In this lesson, you learned three ways to visualize proportions. First, group your data into categories, then choose the best visualization method—pie, donut, or waffle. Each offers a quick and intuitive snapshot of the dataset.
## 🚀 Challenge
Try recreating these charts in [Charticulator](https://charticulator.com).

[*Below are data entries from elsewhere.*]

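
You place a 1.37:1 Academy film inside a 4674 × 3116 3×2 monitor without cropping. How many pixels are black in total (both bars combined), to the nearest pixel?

1262229 pixels

Since 1.370 < 1.500, the film is height-limited.
Content width = 3116 × 1.370 ≈ 4268.9200 px.
4674 − 4268.9200 = 405.0800 px of bars.
Across the 3116-px span: 405.0800 × 3116 ≈ 1262229 px.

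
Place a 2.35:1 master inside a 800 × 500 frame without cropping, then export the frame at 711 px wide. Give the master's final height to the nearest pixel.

303 px

At 800×500 the master is width-limited, so height = 800 / 2.350 ≈ 340.43 px.
Resizing to 711 px wide multiplies everything by 0.8888: 340.43 → 302.55 px.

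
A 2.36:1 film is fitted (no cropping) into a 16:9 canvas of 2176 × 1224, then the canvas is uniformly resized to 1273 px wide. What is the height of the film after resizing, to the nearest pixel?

At 2176×1224 the film is width-limited, so height = 2176 / 2.360 ≈ 922.03 px.
Resizing to 1273 px wide multiplies everything by 0.5850: 922.03 → 539.41 px.

539 px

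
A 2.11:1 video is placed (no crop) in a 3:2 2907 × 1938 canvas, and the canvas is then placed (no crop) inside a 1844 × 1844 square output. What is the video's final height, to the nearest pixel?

874 px

Inside the 2907×1938 canvas the video is width-limited at 2907.00 × 1377.73.
The 3:2 canvas is width-limited in 1844×1844, giving 1844.00 × 1229.33; scale factor 0.6343.
So the video's height is 1377.73 × 0.6343 ≈ 873.93.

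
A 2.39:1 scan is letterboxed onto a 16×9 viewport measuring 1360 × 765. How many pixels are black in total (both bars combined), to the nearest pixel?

Since 2.390 > 1.778, the scan is width-limited.
That makes the image 569.0377 px tall (1360 / 2.390).
Black = 765 − 569.0377 = 195.9623 px.
Across the 1360-px span: 195.9623 × 1360 ≈ 266509 px.

266509 pixels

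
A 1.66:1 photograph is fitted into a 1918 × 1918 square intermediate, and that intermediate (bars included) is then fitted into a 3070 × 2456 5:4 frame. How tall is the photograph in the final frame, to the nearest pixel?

1480 px

First fit — 1.66:1 into 1918×1918 spans the width: 1918.00 × 1155.42.
square in 3070×2456: fills the height, so the intermediate becomes 2456.00 × 2456.00 — a scale of ×1.2805.
Applying the same ×1.2805: 1155.42 → 1479.52.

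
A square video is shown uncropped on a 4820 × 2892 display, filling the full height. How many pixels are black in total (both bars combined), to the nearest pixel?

5575776 pixels

Content width = 2892 × 1/1 ≈ 2892.0000 px.
4820 − 2892.0000 = 1928.0000 px of bars.
Across the 2892-px span: 1928.0000 × 2892 ≈ 5575776 px.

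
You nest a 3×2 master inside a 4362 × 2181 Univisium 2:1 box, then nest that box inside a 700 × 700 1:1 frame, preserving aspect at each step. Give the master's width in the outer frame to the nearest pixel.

525 px

Inside the 4362×2181 canvas the master is height-limited at 3271.50 × 2181.00.
The Univisium 2:1 canvas is width-limited in 700×700, giving 700.00 × 350.00; scale factor 0.1605.
Applying the same ×0.1605: 3271.50 → 525.00.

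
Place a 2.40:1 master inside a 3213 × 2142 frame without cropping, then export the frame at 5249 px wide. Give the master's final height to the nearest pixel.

2187 px

At 3213×2142 the master is width-limited, so height = 3213 / 2.400 ≈ 1338.75 px.
Scaling 3213 → 5249 is ×1.6337, so the height becomes 1338.75 × 1.6337 ≈ 2187.08 px.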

## [Post-lecture quiz](https://purple-hill-04aebfb03.1.azurestaticapps.net/quiz/21)
## Review & Self Study
Choosing between pie, donut, or waffle charts isn't always straightforward. Here are some articles to help you decide:
https://www.beautiful.ai/blog/battle-of-the-charts-pie-chart-vs-donut-chart
https://medium.com/@hypsypops/pie-chart-vs-donut-chart-showdown-in-the-ring-5d24fd86a9ce
https://www.mit.edu/~mbarker/formula1/f1help/11-ch-c6.htm
https://medium.datadriveninvestor.com/data-visualization-done-the-right-way-with-tableau-waffle-chart-fdf2a19be402
Do some research to learn more about this decision-making process.
## Assignment
[Try it in Excel](assignment.md)
---
**Disclaimer**:
This document has been translated using the AI translation service [Co-op Translator](https://github.com/Azure/co-op-translator). While we aim for accuracy, please note that automated translations may include errors or inaccuracies. The original document in its native language should be regarded as the authoritative source. For critical information, professional human translation is advised. We are not responsible for any misunderstandings or misinterpretations resulting from the use of this translation.